DeepFake Detection in Dyadic Video Calls using Point of Gaze Tracking
Odin Kohler , Rahul Vijaykumar , Masudul H. Imtiaz
Published on arXiv
2509.25503
Output Integrity Attack
OWASP ML Top 10 — ML09
Key Finding
Achieves 82% accuracy on a novel dataset using explainable gaze-based features, establishing the first PoG-based deepfake detection method.
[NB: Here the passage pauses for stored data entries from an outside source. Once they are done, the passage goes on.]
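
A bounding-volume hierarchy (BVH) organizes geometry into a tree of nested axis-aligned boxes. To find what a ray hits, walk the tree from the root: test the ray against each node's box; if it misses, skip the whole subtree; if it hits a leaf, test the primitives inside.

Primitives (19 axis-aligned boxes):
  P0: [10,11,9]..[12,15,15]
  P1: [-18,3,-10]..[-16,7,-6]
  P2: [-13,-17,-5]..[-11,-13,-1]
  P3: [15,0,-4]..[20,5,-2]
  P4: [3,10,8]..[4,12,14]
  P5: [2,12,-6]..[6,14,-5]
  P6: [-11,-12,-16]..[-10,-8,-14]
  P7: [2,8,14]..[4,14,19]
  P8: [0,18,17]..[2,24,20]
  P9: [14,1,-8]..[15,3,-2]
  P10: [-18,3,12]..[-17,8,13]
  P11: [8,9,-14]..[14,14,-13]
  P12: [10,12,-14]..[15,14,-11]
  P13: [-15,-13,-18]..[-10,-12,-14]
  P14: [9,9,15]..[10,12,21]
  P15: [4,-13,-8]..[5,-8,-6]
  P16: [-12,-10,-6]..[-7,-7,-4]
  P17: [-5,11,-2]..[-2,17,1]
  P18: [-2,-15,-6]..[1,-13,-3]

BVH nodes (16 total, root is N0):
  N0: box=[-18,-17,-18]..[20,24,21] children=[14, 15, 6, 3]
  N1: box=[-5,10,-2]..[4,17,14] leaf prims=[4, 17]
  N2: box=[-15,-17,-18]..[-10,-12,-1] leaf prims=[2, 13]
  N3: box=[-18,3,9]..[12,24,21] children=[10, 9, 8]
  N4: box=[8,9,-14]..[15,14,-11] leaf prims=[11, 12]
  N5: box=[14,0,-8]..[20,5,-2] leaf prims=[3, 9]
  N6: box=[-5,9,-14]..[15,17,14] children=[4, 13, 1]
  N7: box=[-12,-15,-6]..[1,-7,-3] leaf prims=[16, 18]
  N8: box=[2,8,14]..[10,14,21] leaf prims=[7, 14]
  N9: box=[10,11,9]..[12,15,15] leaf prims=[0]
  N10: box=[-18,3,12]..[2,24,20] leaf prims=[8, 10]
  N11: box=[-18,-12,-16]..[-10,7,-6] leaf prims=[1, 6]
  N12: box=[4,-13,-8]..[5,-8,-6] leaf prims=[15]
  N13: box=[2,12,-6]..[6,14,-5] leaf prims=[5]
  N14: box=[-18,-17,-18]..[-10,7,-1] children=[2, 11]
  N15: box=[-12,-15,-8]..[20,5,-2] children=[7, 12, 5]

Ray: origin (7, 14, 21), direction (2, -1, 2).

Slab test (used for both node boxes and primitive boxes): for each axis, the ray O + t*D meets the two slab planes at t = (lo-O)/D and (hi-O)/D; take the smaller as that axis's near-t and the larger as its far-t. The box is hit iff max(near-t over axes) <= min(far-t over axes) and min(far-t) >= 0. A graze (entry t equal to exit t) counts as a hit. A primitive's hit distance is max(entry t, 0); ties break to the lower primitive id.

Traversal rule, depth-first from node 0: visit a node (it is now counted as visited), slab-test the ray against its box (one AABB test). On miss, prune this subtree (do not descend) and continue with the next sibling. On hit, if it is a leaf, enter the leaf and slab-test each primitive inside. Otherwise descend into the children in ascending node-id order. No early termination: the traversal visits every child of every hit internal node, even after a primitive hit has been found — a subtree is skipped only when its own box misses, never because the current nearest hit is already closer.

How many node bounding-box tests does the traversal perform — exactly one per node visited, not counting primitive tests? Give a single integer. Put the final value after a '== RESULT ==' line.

Trace the traversal:
N0 x:[-25/2,13/2] y:[-10,31] z:[-39/2,0] -> hit [-10,0], descend [3, 6, 14, 15]
  N3 x:[-25/2,5/2] y:[-10,11] z:[-6,0] -> hit [-6,0], descend [8, 9, 10]
    N8 x:[-5/2,3/2] y:[0,6] z:[-7/2,0] -> hit [0,0] leaf, test {P7(miss), P14(miss)}
    N9 x:[3/2,5/2] y:[-1,3] z:[-6,-3] -> miss, prune
    N10 x:[-25/2,-5/2] y:[-10,11] z:[-9/2,-1/2] -> miss, prune
  N6 x:[-6,4] y:[-3,5] z:[-35/2,-7/2] -> miss, prune
  N14 x:[-25/2,-17/2] y:[7,31] z:[-39/2,-11] -> miss, prune
  N15 x:[-19/2,13/2] y:[9,29] z:[-29/2,-23/2] -> miss, prune

Visited [0, 3, 8, 9, 10, 6, 14, 15]. Tests: 8 box, 1 leaf. Nearest: miss.

== RESULT ==
8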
Point-of-Gaze (PoG) Deepfake Detection
Novel technique introduced
With recent advancements in deepfake technology, it is now possible to generate convincing deepfakes in real-time. Unfortunately, malicious actors have started to use this new technology to perform real-time phishing attacks during video meetings. The nature of a video call allows access to what the deepfake is ``seeing,'' that is, the screen displayed to the malicious actor. Using this with the estimated gaze from the malicious actors streamed video enables us to estimate where the deepfake is looking on screen, the point of gaze. Because the point of gaze during conversations is not random and is instead used as a subtle nonverbal communicator, it can be used to detect deepfakes, which are not capable of mimicking this subtle nonverbal communication. This paper proposes a real-time deepfake detection method adapted to this genre of attack, utilizing previously unavailable biometric information. We built our model based on explainable features selected after careful review of research on gaze patterns during dyadic conversations. We then test our model on a novel dataset of our creation, achieving an accuracy of 82\%. This is the first reported method to utilize point-of-gaze tracking for deepfake detection.
Key Contributions
- First reported deepfake detection method using point-of-gaze (PoG) tracking as a biometric feature, exploiting the inability of deepfakes to replicate natural gaze behavior during dyadic conversations
- End-to-end real-time detection pipeline tailored to the video-call deepfake phishing threat model, where access to the screen content enables PoG estimation
- Novel custom dataset of dyadic video calls with ground-truth deepfake labels for evaluation
🛡️ Threat Analysis
Proposes a novel AI-generated content detection method specifically targeting real-time deepfake video in video calls; deepfake detection is canonical ML09 (output integrity / content authenticity).